Prime Minister Ehud Olmert is much concerned these days about governmental ethics, angry and frustrated over behavior he has condemned as "a grave breach of acceptable norms."
Not his own, of course. In this case, he's talking about the seeming flood of leaks from the current police investigations against him, including actual transcripts from the interrogations conducted with the prime minister during the past few months.
Olmert certainly has a right to be concerned about the situation, not just from a personal perspective. The leaks undermine not only these specific investigations, but the credibility of the entire law enforcement establishment and the fundamental presumption of innocence integral to the criminal justice system of any democracy.
But presumption of innocence works both ways, in this instance - that is to say, as much in the direction of the police and State Attorney's Office as it does to the targets of their investigation.
That was clearly the message Attorney-General Menahem Mazuz intended to send today when he requested that anyone who had access to the leaked material - including Olmert himself and his aide Shula Zaken, and their attorneys - be willing to voluntarily submit to polygraph testing.
The prime minister's lawyers and aides have naturally pointed the finger of blame in this matter straight at the police and State Attorney's Office, claiming their purpose is to force Olmert out of office without having to actually prove their allegations in court.

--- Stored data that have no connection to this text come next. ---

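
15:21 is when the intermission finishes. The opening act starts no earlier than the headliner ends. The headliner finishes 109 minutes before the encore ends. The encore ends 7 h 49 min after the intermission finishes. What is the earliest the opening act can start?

The encore ends at 15:21 + 469 min = 23:10.
The headliner ends at 23:10 − 109 min = 21:21.
The opening act is bounded by the headliner, so the earliest it can start is 21:21.

21:21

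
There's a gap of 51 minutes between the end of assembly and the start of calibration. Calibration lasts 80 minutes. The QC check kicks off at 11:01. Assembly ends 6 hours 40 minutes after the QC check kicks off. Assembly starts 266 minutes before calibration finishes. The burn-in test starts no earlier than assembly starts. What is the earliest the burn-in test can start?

15:26

Assembly ends at 11:01 + 400 min = 17:41.
Calibration starts at 17:41 + 51 min = 18:32.
Calibration ends at 18:32 + 80 min = 19:52.
Assembly starts at 19:52 − 266 min = 15:26.
The burn-in test is bounded by assembly, so the earliest it can start is 15:26.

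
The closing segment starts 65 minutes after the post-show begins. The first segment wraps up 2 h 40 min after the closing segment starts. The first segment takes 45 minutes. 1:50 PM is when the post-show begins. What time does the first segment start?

The closing segment starts at 1:50 PM + 65 min = 2:55 PM.
The first segment ends at 2:55 PM + 160 min = 5:35 PM.
The first segment starts at 5:35 PM − 45 min = 4:50 PM.

4:50 PM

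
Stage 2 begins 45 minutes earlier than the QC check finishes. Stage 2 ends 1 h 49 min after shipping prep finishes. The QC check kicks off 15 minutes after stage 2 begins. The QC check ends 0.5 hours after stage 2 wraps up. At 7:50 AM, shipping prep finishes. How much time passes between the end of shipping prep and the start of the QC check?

109 minutes

Stage 2 ends at 7:50 AM + 109 min = 9:39 AM.
The QC check ends at 9:39 AM + 30 min = 10:09 AM.
Stage 2 starts at 10:09 AM − 45 min = 9:24 AM.
The QC check starts at 9:24 AM + 15 min = 9:39 AM.
From 7:50 AM to 9:39 AM is 109 minutes.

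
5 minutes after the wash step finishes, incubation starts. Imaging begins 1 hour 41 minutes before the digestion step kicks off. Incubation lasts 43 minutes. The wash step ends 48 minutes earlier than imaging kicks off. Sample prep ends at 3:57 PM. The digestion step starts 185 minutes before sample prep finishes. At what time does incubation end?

11:11 AM

The digestion step starts at 3:57 PM − 185 min = 12:52 PM.
Imaging starts at 12:52 PM − 101 min = 11:11 AM.
The wash step ends at 11:11 AM − 48 min = 10:23 AM.
Incubation starts at 10:23 AM + 5 min = 10:28 AM.
Incubation ends at 10:28 AM + 43 min = 11:11 AM.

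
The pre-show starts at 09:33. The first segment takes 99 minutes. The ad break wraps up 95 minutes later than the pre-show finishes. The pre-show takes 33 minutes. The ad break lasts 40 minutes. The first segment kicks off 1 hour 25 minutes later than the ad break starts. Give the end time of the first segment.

The pre-show ends at 09:33 + 33 min = 10:06.
The ad break ends at 10:06 + 95 min = 11:41.
The ad break starts at 11:41 − 40 min = 11:01.
The first segment starts at 11:01 + 85 min = 12:26.
The first segment ends at 12:26 + 99 min = 14:05.

14:05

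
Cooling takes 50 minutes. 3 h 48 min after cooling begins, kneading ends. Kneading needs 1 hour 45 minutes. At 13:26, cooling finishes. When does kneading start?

14:39

Cooling starts at 13:26 − 50 min = 12:36.
Kneading ends at 12:36 + 228 min = 16:24.
Kneading starts at 16:24 − 105 min = 14:39.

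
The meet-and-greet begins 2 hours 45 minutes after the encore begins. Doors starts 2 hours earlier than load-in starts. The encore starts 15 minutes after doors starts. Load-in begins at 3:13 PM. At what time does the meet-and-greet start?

Doors starts at 3:13 PM − 120 min = 1:13 PM.
The encore starts at 1:13 PM + 15 min = 1:28 PM.
The meet-and-greet starts at 1:28 PM + 165 min = 4:13 PM.

4:13 PM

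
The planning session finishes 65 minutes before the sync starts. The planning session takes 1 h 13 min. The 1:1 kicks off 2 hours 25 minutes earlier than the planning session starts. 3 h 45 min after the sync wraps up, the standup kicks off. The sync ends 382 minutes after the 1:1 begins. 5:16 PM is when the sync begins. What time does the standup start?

The planning session ends at 5:16 PM − 65 min = 4:11 PM.
The planning session starts at 4:11 PM − 73 min = 2:58 PM.
The 1:1 starts at 2:58 PM − 145 min = 12:33 PM.
The sync ends at 12:33 PM + 382 min = 6:55 PM.
The standup starts at 6:55 PM + 225 min = 10:40 PM.

10:40 PM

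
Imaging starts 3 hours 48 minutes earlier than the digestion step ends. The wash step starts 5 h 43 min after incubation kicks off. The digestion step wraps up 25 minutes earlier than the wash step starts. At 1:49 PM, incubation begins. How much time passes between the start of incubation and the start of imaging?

The wash step starts at 1:49 PM + 343 min = 7:32 PM.
The digestion step ends at 7:32 PM − 25 min = 7:07 PM.
Imaging starts at 7:07 PM − 228 min = 3:19 PM.
From 1:49 PM to 3:19 PM is 90 minutes.

90 minutes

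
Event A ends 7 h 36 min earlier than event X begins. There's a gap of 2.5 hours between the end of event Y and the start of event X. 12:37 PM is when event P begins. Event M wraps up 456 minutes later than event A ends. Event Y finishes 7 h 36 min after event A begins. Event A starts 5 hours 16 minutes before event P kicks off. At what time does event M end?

5:27 PM

Event A starts at 12:37 PM − 316 min = 7:21 AM.
Event Y ends at 7:21 AM + 456 min = 2:57 PM.
Event X starts at 2:57 PM + 150 min = 5:27 PM.
Event A ends at 5:27 PM − 456 min = 9:51 AM.
Event M ends at 9:51 AM + 456 min = 5:27 PM.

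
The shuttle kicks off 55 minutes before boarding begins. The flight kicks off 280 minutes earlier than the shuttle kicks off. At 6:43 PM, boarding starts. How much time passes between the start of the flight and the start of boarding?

The shuttle starts at 6:43 PM − 55 min = 5:48 PM.
The flight starts at 5:48 PM − 280 min = 1:08 PM.
From 1:08 PM to 6:43 PM is 5 h 35 min.

5 h 35 min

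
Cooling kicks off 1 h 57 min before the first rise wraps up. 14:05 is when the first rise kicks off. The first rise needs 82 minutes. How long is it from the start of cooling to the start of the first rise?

35 minutes

The first rise ends at 14:05 + 82 min = 15:27.
Cooling starts at 15:27 − 117 min = 13:30.
From 13:30 to 14:05 is 35 minutes.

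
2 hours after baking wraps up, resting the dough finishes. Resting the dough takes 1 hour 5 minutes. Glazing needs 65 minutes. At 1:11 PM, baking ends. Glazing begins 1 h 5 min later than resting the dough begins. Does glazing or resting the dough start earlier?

resting the dough

Resting the dough ends at 1:11 PM + 120 min = 3:11 PM.
Resting the dough starts at 3:11 PM − 65 min = 2:06 PM.
Glazing starts at 2:06 PM + 65 min = 3:11 PM.
Glazing starts at 3:11 PM and resting the dough starts at 2:06 PM, so resting the dough is first.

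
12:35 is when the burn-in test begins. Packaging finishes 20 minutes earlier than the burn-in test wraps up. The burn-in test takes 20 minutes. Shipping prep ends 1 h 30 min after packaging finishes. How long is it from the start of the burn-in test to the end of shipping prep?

an hour and a half

The burn-in test ends at 12:35 + 20 min = 12:55.
Packaging ends at 12:55 − 20 min = 12:35.
Shipping prep ends at 12:35 + 90 min = 14:05.
From 12:35 to 14:05 is an hour and a half.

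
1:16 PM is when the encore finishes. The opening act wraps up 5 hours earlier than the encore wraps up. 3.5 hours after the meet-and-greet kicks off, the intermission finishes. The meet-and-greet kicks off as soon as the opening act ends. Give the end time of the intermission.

The opening act ends at 1:16 PM − 300 min = 8:16 AM.
So the meet-and-greet starts at 8:16 AM.
The intermission ends at 8:16 AM + 210 min = 11:46 AM.

11:46 AM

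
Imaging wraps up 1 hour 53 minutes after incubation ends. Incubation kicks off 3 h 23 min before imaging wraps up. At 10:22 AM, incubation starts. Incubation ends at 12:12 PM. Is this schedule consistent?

No

Imaging ends at 12:12 PM + 113 min = 2:05 PM.
Incubation starts at 2:05 PM − 203 min = 10:42 AM.
But incubation is also said to start at 10:22 AM — a 20-minute conflict.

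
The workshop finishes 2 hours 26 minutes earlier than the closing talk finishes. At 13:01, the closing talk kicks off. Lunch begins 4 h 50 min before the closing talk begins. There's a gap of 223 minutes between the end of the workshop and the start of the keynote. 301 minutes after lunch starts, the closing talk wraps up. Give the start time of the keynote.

Lunch starts at 13:01 − 290 min = 08:11.
The closing talk ends at 08:11 + 301 min = 13:12.
The workshop ends at 13:12 − 146 min = 10:46.
The keynote starts at 10:46 + 223 min = 14:29.

14:29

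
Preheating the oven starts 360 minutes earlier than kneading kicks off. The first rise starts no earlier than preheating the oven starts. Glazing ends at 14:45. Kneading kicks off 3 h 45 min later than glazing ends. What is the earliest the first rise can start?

Kneading starts at 14:45 + 225 min = 18:30.
Preheating the oven starts at 18:30 − 360 min = 12:30.
The first rise is bounded by preheating the oven, so the earliest it can start is 12:30.

12:30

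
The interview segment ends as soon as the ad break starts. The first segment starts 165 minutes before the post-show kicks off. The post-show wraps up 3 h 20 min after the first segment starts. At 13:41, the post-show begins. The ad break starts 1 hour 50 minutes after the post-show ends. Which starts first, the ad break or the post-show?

the post-show

The first segment starts at 13:41 − 165 min = 10:56.
The post-show ends at 10:56 + 200 min = 14:16.
The ad break starts at 14:16 + 110 min = 16:06.
The ad break starts at 16:06 and the post-show starts at 13:41, so the post-show is first.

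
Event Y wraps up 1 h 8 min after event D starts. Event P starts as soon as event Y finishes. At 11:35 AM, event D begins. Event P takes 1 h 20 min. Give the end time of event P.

Event Y ends at 11:35 AM + 68 min = 12:43 PM.
So event P starts at 12:43 PM.
Event P ends at 12:43 PM + 80 min = 2:03 PM.

2:03 PM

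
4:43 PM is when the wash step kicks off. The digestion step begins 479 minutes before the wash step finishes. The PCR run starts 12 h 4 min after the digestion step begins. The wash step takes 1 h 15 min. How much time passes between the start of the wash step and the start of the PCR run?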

This is surely the most logical assumption, and one that has the most precedent. For example, there is the case of state prosecutor Leora Glatt-Berkowitz, who was found guilty of leaking material to the press five years ago from one of the investigations against former prime minister Ariel Sharon.
Is it plausible though, as some of Olmert's critics have now suggested, that the media received at least part of this information from sources connected to the prime minister?
What possible motive could they have for making public material that, on the face of it, only makes Olmert appear evasive and suspicious in the face of police inquiries over the money he received from Morris Talansky, or the other offenses he is alleged to have committed?
Well, considering the fact that the prime minister's public standing is already so low, it can hardly be said that the information which has appeared in the pages of Yediot Aharanot and Ma'ariv in recent days has significantly undermined it further.
In the meantime, the leaks have given Olmert's defenders grounds to attack the credibility of the entire investigative process being directed against him.
But even taking into account the fact that no criminal risk would be involved if the leaks came from the prime minister's camp, it's still far more likely to assume that their source is the police or prosecution, whose record regarding this type of behavior is indeed problematic.
Still, to simply assume that is the case - as Olmert's lawyers and aides are now doing - is exactly the assumption of guilt they are fighting against on behalf of their client.
And even if specific laws have not been broken, the prime minister is right to decry a "breach of acceptable norms."
Unfortunately, even those actions that he has already admitted to doing in the Talansky affair can easily be said to also fall in within that definition, yet Olmert continues to insist that nothing short of a formal indictment constitutes grounds for himself being on the receiving end of similar condemnation.
Leaks are a part of the normal interaction between government and media, and during his own political career Olmert was known for being the type of politician all too happy to serve as a backdoor source for certain journalists to sometimes receive information of a sensitive nature.
That's a different order of things, of course, than leaking material from an active criminal investigation, and the attorney-general is thoroughly justified in pursuing this matter vigorously.
If the prime minister is sincerely outraged by this issue - and not just because of his personal interests, but the larger ethical issues involved - then he should have no trouble readily agreeing to submit himself, and his lawyers and aides, to Mazuz's request for polygraph testing.
And if not, that would be just another reminder that Olmert's political troubles are not the result of these leaks, but the self-inflicted damage he has already done to the sinking ship of state his government has become.